Friday, January 23, 2009

The economic development made possible by Islam

Original article
by Hugh Fitzgerald
November 7, 2008

From an article, or rather, a book-review and summary by Daniel Pipes of Professor Timur Kuran's indispensable study, "Islam and Mammon":

[…] Now teaching at Duke University, Kuran finds that Islamic economics does not go back to Muhammad but is an "invented tradition" that emerged in the 1940s in India. The notion of an economics discipline "that is distinctly and self-consciously Islamic is very new." Even the most learned Muslims a century ago would have been dumbfounded by the "Islamic economics."
The idea was primarily the brainchild of an Islamist intellectual, Abul-Ala Mawdudi (1903-79), for whom Islamic economics served as a mechanism to achieve many goals: to minimize relations with non-Muslims, strengthen the collective sense of Muslim identity, extend Islam into a new area of human activity, and modernize without Westernizing. […]

Kuran dismisses the whole concept of Islamic economics. "[T]here is no distinctly Islamic way to build a ship, or defend a territory, or cure an epidemic, or forecast the weather," so why money? He concludes that the significance of Islamic economics lies not in the economy but in identity and religion. The scheme "has promoted the spread of antimodern currents of thought all across the Islamic world. It has also fostered an environment conducive to Islamist militancy."

Indeed, Islamic economics possibly contributes to global economic instability by "hindering institutional social reforms necessary for healthy economic development." In particular, were Muslims truly forbidden not to pay or charge interest, they would be relegated "to the fringes of the international economy."

In short, Islamic economics has trivial economic import but poses a substantial and malign political danger."


Nota Bene the antepenultimate paragraph:

"[T]here is no distinctly Islamic way to build a ship, or defend a territory, or cure an epidemic, or forecast the weather," so why money? He concludes that the significance of Islamic economics lies not in the economy but in identity and religion. The scheme "has promoted the spread of antimodern currents of thought all across the Islamic world. It has also fostered an environment conducive to Islamist militancy."
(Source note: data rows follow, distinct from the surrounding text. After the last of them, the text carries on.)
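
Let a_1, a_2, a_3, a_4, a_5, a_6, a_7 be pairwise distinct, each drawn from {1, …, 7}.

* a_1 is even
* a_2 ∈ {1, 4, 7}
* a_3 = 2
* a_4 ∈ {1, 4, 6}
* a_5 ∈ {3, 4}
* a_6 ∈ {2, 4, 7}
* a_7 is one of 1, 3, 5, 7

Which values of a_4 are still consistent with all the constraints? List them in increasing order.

1, 4, 6

a_3 has just one choice, so a_3 = 2. Strike 2 from a_1, a_6.
The 6 still-open variables draw from only 6 values {1, 3, 4, 5, 6, 7}, so each is used; only a_7 can be 5, hence a_7 = 5.
The 5 still-open variables together cover exactly {1, 3, 4, 6, 7} — 5 values for 5 variables — and 3 appears only in a_5's list, so a_5 = 3.
No further eliminations apply; a_4 can still be any of 1, 4, 6.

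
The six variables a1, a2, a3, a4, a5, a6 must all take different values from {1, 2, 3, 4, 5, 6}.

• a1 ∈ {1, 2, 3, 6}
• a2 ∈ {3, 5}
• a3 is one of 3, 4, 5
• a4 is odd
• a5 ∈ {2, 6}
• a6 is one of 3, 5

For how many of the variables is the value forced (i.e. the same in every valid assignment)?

2

The 6 variables draw from only 6 values {1, 2, 3, 4, 5, 6}, so each is used; only a3 can be 4, hence a3 = 4.
The 2 variables a2 and a6 are confined to {3, 5}, which locks those values in; drop them from a1, a4.
That leaves a4 = 1. Eliminate 1 elsewhere: a1.
Determined: a3=4, a4=1. The other variables each still have more than one consistent value. That makes 2.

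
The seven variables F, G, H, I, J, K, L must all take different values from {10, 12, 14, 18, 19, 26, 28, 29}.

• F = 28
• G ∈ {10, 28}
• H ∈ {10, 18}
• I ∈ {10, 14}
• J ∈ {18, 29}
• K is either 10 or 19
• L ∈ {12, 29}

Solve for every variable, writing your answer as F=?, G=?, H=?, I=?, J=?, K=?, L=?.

F's domain is down to {28}, so F = 28. So G can't be 28.
G's domain is down to {10}, so G = 10. Remove 10 from H, I, K.
H's domain is down to {18}, so H = 18. Eliminate 18 elsewhere: J.
I must be 14 (only option left).
J's domain is down to {29}, so J = 29. Eliminate 29 elsewhere: L.
K's domain is down to {19}, so K = 19.
That leaves L = 12.

F=28, G=10, H=18, I=14, J=29, K=19, L=12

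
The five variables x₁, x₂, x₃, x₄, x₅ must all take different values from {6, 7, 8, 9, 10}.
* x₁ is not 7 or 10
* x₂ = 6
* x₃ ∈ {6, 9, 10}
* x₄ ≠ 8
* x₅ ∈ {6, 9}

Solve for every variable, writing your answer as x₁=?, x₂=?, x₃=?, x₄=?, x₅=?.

x₂ has just one choice, so x₂ = 6. Strike 6 from x₁, x₃, x₄, x₅.
That leaves x₅ = 9. So x₁, x₃, x₄ can't be 9.
x₁ has just one choice, so x₁ = 8.
x₃ has just one choice, so x₃ = 10. Remove 10 from x₄.
x₄ has just one choice, so x₄ = 7.

x₁=8, x₂=6, x₃=10, x₄=7, x₅=9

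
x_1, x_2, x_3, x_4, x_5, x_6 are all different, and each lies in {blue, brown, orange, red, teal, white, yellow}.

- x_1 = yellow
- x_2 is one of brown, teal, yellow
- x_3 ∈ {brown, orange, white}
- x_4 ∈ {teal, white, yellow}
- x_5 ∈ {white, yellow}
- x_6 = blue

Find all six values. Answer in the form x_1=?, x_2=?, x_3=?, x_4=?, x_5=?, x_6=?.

x_1=yellow, x_2=brown, x_3=orange, x_4=teal, x_5=white, x_6=blue

x_1's domain is down to {yellow}, so x_1 = yellow. Eliminate yellow elsewhere: x_2, x_4, x_5.
That leaves x_5 = white. Strike white from x_3, x_4.
x_6 has just one choice, so x_6 = blue.
x_4's domain is down to {teal}, so x_4 = teal. Strike teal from x_2.
x_2's domain is down to {brown}, so x_2 = brown. Remove brown from x_3.
That leaves x_3 = orange.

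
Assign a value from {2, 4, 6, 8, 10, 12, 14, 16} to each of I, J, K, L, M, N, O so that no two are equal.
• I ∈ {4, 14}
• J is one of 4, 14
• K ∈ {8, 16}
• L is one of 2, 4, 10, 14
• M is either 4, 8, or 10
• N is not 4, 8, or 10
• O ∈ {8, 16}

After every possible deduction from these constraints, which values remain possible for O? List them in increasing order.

8, 16

I and J share exactly the 2 values {4, 14}; by pigeonhole those values go to them, so strike 4, 14 from L, M, N.
K and O share exactly the 2 values {8, 16}; by pigeonhole those values go to them, so strike 8, 16 from M, N.
M has just one choice, so M = 10. So L can't be 10.
L must be 2 (only option left). Eliminate 2 elsewhere: N.
No further eliminations apply; O can still be any of 8, 16.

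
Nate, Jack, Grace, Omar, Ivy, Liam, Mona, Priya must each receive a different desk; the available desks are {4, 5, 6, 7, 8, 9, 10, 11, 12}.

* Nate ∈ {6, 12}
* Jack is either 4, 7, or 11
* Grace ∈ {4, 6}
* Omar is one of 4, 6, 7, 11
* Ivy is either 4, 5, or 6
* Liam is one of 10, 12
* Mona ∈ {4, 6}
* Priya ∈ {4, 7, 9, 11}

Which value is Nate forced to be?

Among the 8 variables, 5 fits only Ivy (and all 8 values in {4, 5, 6, 7, 9, 10, 11, 12} must be used), so Ivy = 5.
Among the 7 still-open variables, 9 fits only Priya (and all 7 values in {4, 6, 7, 9, 10, 11, 12} must be used), so Priya = 9.
Among the 6 still-open variables, 10 fits only Liam (and all 6 values in {4, 6, 7, 10, 11, 12} must be used), so Liam = 10.
Among the 5 still-open variables, 12 fits only Nate (and all 5 values in {4, 6, 7, 11, 12} must be used), so Nate = 12.

12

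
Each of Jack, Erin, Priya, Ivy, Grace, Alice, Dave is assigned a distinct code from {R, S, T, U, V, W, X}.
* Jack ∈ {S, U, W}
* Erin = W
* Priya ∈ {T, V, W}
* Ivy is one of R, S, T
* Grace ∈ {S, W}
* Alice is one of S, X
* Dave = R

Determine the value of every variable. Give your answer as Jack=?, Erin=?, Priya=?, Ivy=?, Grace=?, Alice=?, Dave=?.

Jack=U, Erin=W, Priya=V, Ivy=T, Grace=S, Alice=X, Dave=R

Erin's domain is down to {W}, so Erin = W. So Jack, Priya, Grace can't be W.
That leaves Grace = S. So Jack, Ivy, Alice can't be S.
Alice's domain is down to {X}, so Alice = X.
Dave must be R (only option left). Remove R from Ivy.
Jack's domain is down to {U}, so Jack = U.
That leaves Ivy = T. Eliminate T elsewhere: Priya.
That leaves Priya = V.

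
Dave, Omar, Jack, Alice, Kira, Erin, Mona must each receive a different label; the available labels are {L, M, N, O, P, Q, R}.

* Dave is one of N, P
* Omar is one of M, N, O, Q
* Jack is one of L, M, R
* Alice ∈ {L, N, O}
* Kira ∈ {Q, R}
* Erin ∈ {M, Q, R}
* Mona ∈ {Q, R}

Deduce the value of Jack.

Among the 7 variables, P fits only Dave (and all 7 values in {L, M, N, O, P, Q, R} must be used), so Dave = P.
Kira and Mona share exactly the 2 values {Q, R}; by pigeonhole those values go to them, so strike Q, R from Omar, Jack, Erin.
Erin must be M (only option left). Remove M from Omar, Jack.
So Jack = L.

L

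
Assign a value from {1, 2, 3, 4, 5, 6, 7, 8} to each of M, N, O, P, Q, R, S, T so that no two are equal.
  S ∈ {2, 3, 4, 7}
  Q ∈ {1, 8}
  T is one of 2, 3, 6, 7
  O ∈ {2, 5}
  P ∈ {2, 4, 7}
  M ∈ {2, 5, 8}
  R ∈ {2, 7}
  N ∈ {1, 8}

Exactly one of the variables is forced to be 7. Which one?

R

Among the 8 variables, 6 fits only T (and all 8 values in {1, 2, 3, 4, 5, 6, 7, 8} must be used), so T = 6.
Among the 7 still-open variables, 3 fits only S (and all 7 values in {1, 2, 3, 4, 5, 7, 8} must be used), so S = 3.
Among the 6 still-open variables, 4 fits only P (and all 6 values in {1, 2, 4, 5, 7, 8} must be used), so P = 4.
Among the 5 still-open variables, 7 fits only R (and all 5 values in {1, 2, 5, 7, 8} must be used), so R = 7.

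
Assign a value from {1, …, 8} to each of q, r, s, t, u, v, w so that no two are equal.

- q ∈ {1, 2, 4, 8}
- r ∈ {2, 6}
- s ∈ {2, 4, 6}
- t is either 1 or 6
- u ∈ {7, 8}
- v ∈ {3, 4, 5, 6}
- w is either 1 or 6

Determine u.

The 2 variables t and w are confined to {1, 6}, which locks those values in; drop them from q, r, s, v.
r has just one choice, so r = 2. Strike 2 from q, s.
That leaves s = 4. Eliminate 4 elsewhere: q, v.
q has just one choice, so q = 8. Eliminate 8 elsewhere: u.
So u = 7.

7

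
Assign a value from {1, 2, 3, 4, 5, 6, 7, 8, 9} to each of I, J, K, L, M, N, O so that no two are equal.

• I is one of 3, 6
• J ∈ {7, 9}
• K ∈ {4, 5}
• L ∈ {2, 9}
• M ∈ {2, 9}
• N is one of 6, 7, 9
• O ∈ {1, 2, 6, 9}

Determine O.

1

L and M share exactly the 2 values {2, 9}; by pigeonhole those values go to them, so strike 2, 9 from J, N, O.
J's domain is down to {7}, so J = 7. Eliminate 7 elsewhere: N.
N must be 6 (only option left). Strike 6 from I, O.
So O = 1.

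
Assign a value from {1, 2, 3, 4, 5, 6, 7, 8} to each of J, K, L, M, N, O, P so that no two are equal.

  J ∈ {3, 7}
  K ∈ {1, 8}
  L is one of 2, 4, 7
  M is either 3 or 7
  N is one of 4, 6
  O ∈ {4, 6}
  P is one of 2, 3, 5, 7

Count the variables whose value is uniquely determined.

2

The 2 variables J and M are confined to {3, 7}, which locks those values in; drop them from L, P.
N and O between them cover only {4, 6} — a naked pair. Remove those values from L.
That leaves L = 2. Remove 2 from P.
P's domain is down to {5}, so P = 5.
Determined: L=2, P=5. The other variables each still have more than one consistent value. That makes 2.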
If one wants some guide to what Islam means for the economy, simply imagine Saudi Arabia, or the U.A.E., or Kuwait, or Qatar, or Libya, or Iran, as they were before Western economies had a need for oil and gas, and discovered it, among other places, in the Middle East and North Africa, and developed those fields, and organized the transportation by ship or pipeline of that oil and gas.

Just take Saudi Arabia. Without oil, it would look like...Somalia.

That should not surprise. Islam teaches the habit of mental submission. Do not question, for you as an individual do not count, but only as part of a collective, the Umma, and you may ask what is Prohibited, and what is Commanded, but you may never exercise your own judgment or reason, for Allah Knows Best.

And Islam also encourages, as we see in the phrases that are so common, a kind of constant reinforcing of the message of Inshallah-fatalism -- that is, the notion that Allah can whimsically distribute or remove his favors from you, without so much as a by your leave. These two attitudes, inshallah-fatalism and mental submission, combined with the habit of mental submission, leads to an absence of both hard work (why bother, with that fatalism?) and entrepreneurial flair (that requires a view of the individual's significance, and the value of what is new -- compare the Muslim ban of "bida").

There is no Muslim state or society, no polity or people, who have developed on their own, without relying -- as was done for many centuries -- on the wealth to be extracted from local non-Muslims under Muslim rule, that is, by means of the Jizyah. Nowadays, Muslim states have two ways of getting wealth: from oil and gas, that is, from a mere accident of geology, or from the aid they manage to keep extracting from Infidels, though not ever from their rich fellows in the Umma. And Muslims in the welfare states of Western Europe have also managed to exploit to the hilt, and then some, the generous benefits set up by, and paid for by, Infidel taxpayers. Muslims in France, Great Britain and elsewhere have free education and health care at levels never attained in any Muslim state, and free or low-cost subsidized housing, and even family allowances. The transfer of wealth in the countries of Western Europe from Infidel taxpayers to Muslim recipients of such aid is staggering. Not as staggering, however, as the amounts spent on the transfer of wealth from Infidel oil-consuming nations to the Muslim oil-producers. Since 1973 alone, that amounts to about eleven trillion dollars.

And what have the Arabs and Muslims done with it? Some skyscrapers and thousands of private palaces. Not a single factory or farm that is competitive with anything in the outside world. And economies still completely dependent on foreign wage-slaves.

That's the economic development made possible by Islam.